Other things I've considered, but am not sure about the mathematical legitimacy of:

  1. Using a negative log transformation, or a negative power transformation. This seems mathematically reasonable, but I haven't seen it done.

  2. Simply subtracting a constant from the column with low variance. For example, the attribute I'm concerned about basically has only values between 246 and 248.I could just subtract 240 from all the values, and that would dramatically increase the variance. But it also would be problematic from a mathematical perspective, right? This data indicates the strength of an electrical signal from a sensor instrument. It is quantitatively connected to a real phenomena in the real world (spectral properties of tree needles) so the values are meaningful, in the sense that a 1% increase in the value = a 1% increase in signal from the sensor. So, if I remove a constant to increase the variance, I think I'd be loosing important quantitative information?

That's all I've come up with so far. Anybody have mathematical support (or criticism) for either of these suggestions? Or another approach for dealing with this issue?

Best Answer

First, since these are physical values with real meaning then you may want the behavior you are trying to eliminate.

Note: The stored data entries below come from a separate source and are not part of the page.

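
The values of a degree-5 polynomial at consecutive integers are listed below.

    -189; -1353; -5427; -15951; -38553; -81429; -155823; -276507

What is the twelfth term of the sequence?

-1667943

-1164, -4074, -10524, -22602, -42876, -74394, -120684
-2910, -6450, -12078, -20274, -31518, -46290
-3540, -5628, -8196, -11244, -14772
-2088, -2568, -3048, -3528
-480, -480, -480
The fifth differences are constant (-480).
-3528 − 480 = -4008;  -14772 − 4008 = -18780;  -46290 − 18780 = -65070;  -120684 − 65070 = -185754;  -276507 − 185754 = -462261
-4008 − 480 = -4488;  -18780 − 4488 = -23268;  -65070 − 23268 = -88338;  -185754 − 88338 = -274092;  -462261 − 274092 = -736353
-4488 − 480 = -4968;  -23268 − 4968 = -28236;  -88338 − 28236 = -116574;  -274092 − 116574 = -390666;  -736353 − 390666 = -1127019
-4968 − 480 = -5448;  -28236 − 5448 = -33684;  -116574 − 33684 = -150258;  -390666 − 150258 = -540924;  -1127019 − 540924 = -1667943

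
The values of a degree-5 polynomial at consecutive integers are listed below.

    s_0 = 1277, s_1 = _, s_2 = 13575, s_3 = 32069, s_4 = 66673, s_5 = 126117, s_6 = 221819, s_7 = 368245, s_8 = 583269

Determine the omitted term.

Using the last 7 terms:
First differences: 18494, 34604, 59444, 95702, 146426, 215024
Second differences: 16110, 24840, 36258, 50724, 68598
Third differences: 8730, 11418, 14466, 17874
Fourth differences: 2688, 3048, 3408
Fifth differences: 360, 360
Constant fifth difference = 360.
Extend backward: 2688 − 360 = 2328;  8730 − 2328 = 6402;  16110 − 6402 = 9708;  18494 − 9708 = 8786;  13575 − 8786 = 4789

4789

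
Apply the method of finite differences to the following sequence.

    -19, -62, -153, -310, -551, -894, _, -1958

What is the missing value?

-1357

Using the first 6 terms:
First differences: -43, -91, -157, -241, -343
Second differences: -48, -66, -84, -102
Third differences: -18, -18, -18
Constant third difference = -18.
Extend forward: -102 − 18 = -120;  -343 − 120 = -463;  -894 − 463 = -1357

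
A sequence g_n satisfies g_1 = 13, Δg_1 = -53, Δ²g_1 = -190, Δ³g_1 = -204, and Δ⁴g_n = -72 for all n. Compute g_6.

Build the table forward from the leading diagonal:
D4: -72, -72, -72, -72, -72, -72
D3: -204, -276, -348, -420, -492, -564
D2: -190, -394, -670, -1018, -1438, -1930
D1: -53, -243, -637, -1307, -2325, -3763
g: 13, -40, -283, -920, -2227, -4552

-4552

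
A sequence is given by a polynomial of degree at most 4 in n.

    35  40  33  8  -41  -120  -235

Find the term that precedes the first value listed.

First differences: 5  -7  -25  -49  -79  -115
Second differences: -12  -18  -24  -30  -36
Third differences: -6  -6  -6  -6
The third differences are constant at -6.
Work back: -12 + 6 = -6;  5 + 6 = 11;  35 − 11 = 24

24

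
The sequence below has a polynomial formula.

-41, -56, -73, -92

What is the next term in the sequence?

-113

Δ: -15  -17  -19
Δ²: -2  -2
Constant second difference = -2, so extend:
-19 − 2 = -21;  -92 − 21 = -113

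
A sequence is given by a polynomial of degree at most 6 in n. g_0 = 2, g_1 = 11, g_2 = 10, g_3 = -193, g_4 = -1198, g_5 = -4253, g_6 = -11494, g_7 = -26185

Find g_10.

-169558

Δ: 9  -1  -203  -1005  -3055  -7241  -14691
Δ²: -10  -202  -802  -2050  -4186  -7450
Δ³: -192  -600  -1248  -2136  -3264
Δ⁴: -408  -648  -888  -1128
Δ⁵: -240  -240  -240
Fifth differences constant at -240.
-1128 − 240 = -1368;  -3264 − 1368 = -4632;  -7450 − 4632 = -12082;  -14691 − 12082 = -26773;  -26185 − 26773 = -52958
-1368 − 240 = -1608;  -4632 − 1608 = -6240;  -12082 − 6240 = -18322;  -26773 − 18322 = -45095;  -52958 − 45095 = -98053
-1608 − 240 = -1848;  -6240 − 1848 = -8088;  -18322 − 8088 = -26410;  -45095 − 26410 = -71505;  -98053 − 71505 = -169558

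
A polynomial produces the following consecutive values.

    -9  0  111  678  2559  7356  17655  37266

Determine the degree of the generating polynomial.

D1: 9, 111, 567, 1881, 4797, 10299, 19611
D2: 102, 456, 1314, 2916, 5502, 9312
D3: 354, 858, 1602, 2586, 3810
D4: 504, 744, 984, 1224
D5: 240, 240, 240
The fifth differences are constant, so the polynomial has degree 5.

5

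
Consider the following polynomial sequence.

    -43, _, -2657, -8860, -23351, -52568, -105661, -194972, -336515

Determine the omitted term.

-536

Using the last 7 terms:
First differences: -6203  -14491  -29217  -53093  -89311  -141543
Second differences: -8288  -14726  -23876  -36218  -52232
Third differences: -6438  -9150  -12342  -16014
Fourth differences: -2712  -3192  -3672
Fifth differences: -480  -480
Constant fifth difference = -480.
Extend backward: -2712 + 480 = -2232;  -6438 + 2232 = -4206;  -8288 + 4206 = -4082;  -6203 + 4082 = -2121;  -2657 + 2121 = -536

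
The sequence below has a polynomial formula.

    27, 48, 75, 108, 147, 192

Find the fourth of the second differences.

6

First differences: 21, 27, 33, 39, 45
Second differences: 6, 6, 6, 6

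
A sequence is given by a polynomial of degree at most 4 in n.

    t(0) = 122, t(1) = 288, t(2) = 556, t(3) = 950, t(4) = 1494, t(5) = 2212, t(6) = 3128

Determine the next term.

Δ: 166, 268, 394, 544, 718, 916
Δ²: 102, 126, 150, 174, 198
Δ³: 24, 24, 24, 24
Constant third difference = 24, so extend:
198 + 24 = 222;  916 + 222 = 1138;  3128 + 1138 = 4266

4266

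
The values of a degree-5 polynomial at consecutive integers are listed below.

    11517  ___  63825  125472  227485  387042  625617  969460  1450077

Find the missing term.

29182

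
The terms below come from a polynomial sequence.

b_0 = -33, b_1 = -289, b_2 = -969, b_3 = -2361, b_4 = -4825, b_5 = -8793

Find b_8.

-35121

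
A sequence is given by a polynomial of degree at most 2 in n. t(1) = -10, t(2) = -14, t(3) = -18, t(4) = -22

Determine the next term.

-26

Δ: -4, -4, -4
Constant first difference = -4, so extend:
-22 − 4 = -26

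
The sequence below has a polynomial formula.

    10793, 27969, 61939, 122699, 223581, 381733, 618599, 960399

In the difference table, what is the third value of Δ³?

First differences: 17176, 33970, 60760, 100882, 158152, 236866, 341800
Second differences: 16794, 26790, 40122, 57270, 78714, 104934
Third differences: 9996, 13332, 17148, 21444, 26220
Fourth differences: 3336, 3816, 4296, 4776
Fifth differences: 480, 480, 480

17148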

If all the items are essentially the same on NIR then why should it play much of a role in creating an index?

I think this is why our approach of standardizing the scores yields nonsense.

Second, if you decide that you do want them both to contribute equally, you'd have to say exactly what you mean by "contribute equally". Do you mean they should have equal variance? If you square the values in the first column, the sd will increase, but not by much as a proportion of the mean:

set.seed(12345)

x <- rnorm(1000, 200, 1)
sd(x)/mean(x)  #0.004
x2 <- x*x
sd(x2)/mean(x2)  #0.009

so you'd have to make some absurd transformation to get the proportion the same as the other variable.